With Jamstack, all the pages are pre-built and published ready to serve immediatley. This provides a number of benefits including:
- Better performance - pages load much faster
- Improved security - from fewer moving parts leaving a smaller attach surface
- Easy scaling - with no databases or caching layers to scale, the CDN does the work
Oh and did I say faster, much faster!
Louder use a static site builder called Jekyll together with Amazon S3 + Cloudfront to host the site.
Current publication process
The current publication process is as follows:
- Author writes copy (in Confluence)
- Editor reviews and edits content, then sends feedback to Author
- Author checks edits and makes recommended changes
- Repeat steps 2 and 3 until no more changes
- Approver reviews copy and makes further recommendations
- Repeat steps 2-5 until no more changes
- Editor asks IT to publish content to preview site
- IT publishes content
- Editor and Approver review and spot further changes
- Repeat steps 2-9 until no further changes
- Approver sanctions live publication
- IT publishes live
- Editor makes a final review
- All cheer! (… or possibly repeat steps 2 to 13)

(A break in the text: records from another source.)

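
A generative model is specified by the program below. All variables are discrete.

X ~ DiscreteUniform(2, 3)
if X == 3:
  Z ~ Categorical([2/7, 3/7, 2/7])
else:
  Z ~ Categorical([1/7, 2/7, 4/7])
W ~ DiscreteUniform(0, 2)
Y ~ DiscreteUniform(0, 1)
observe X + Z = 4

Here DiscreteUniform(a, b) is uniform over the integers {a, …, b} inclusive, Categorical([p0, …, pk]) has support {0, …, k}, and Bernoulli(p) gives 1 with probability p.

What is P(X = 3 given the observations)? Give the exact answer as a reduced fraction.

P(X = 3 | obs) = 3/7

Enumerate traces; 12 have nonzero weight after conditioning:
  (X=2, Z=2, W=0, Y=0) weight 1/21
  (X=2, Z=2, W=0, Y=1) weight 1/21
  (X=2, Z=2, W=1, Y=0) weight 1/21
  (X=2, Z=2, W=1, Y=1) weight 1/21
  (X=2, Z=2, W=2, Y=0) weight 1/21
  (X=2, Z=2, W=2, Y=1) weight 1/21
  (X=3, Z=1, W=0, Y=0) weight 1/28
  (X=3, Z=1, W=0, Y=1) weight 1/28
  … 4 more
Group by X:
  weight(X=2) = 2/7
  weight(X=3) = 3/14
Total weight = 2/7 + 3/14 = 1/2
P(X=2 | obs) = 2/7 / 1/2 = 4/7
P(X=3 | obs) = 3/14 / 1/2 = 3/7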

The current publication process involves IT creating markdown documents in our Louder website project and then publishing them to the uat or live site. It looks something like this:
Each time a change is requested after publication, one of the team members looks like:
It also causes delays the entire review and publication process.
The solution
Get a CMS
In our search to find a way to streamline and speed up the process, we discovered Contentful. A modern CMS designed to work with Jamstack and static site builders, we configured it to create our blog posts.
Build a Jekyll plugin to read content from the CMS
That’s some Ruby code for anyone interested.
Build another Jekyll plugin to upload content to our Amazon bucket
We created a new bucket for previewing that did not use a content delivery network, as caching would potentially prevent some changes from being seen.
Create a bitbucket pipeline that builds and publishes the website
image: ruby:2.7
pipelines:
custom:
uat-build-and-deploy:
- parallel:
- step:
name: Build and deploy
script:
- echo "building for $JEKYLL_ENV"
- bundle install
- bundle exec jekyll build
Configure Contentful to call the pipeline when content is saved
The result
Now the content team can edit and preview the content without needing extra technical help. Since changes are published automatically every time an article is saved, we have also increased our content production velocity.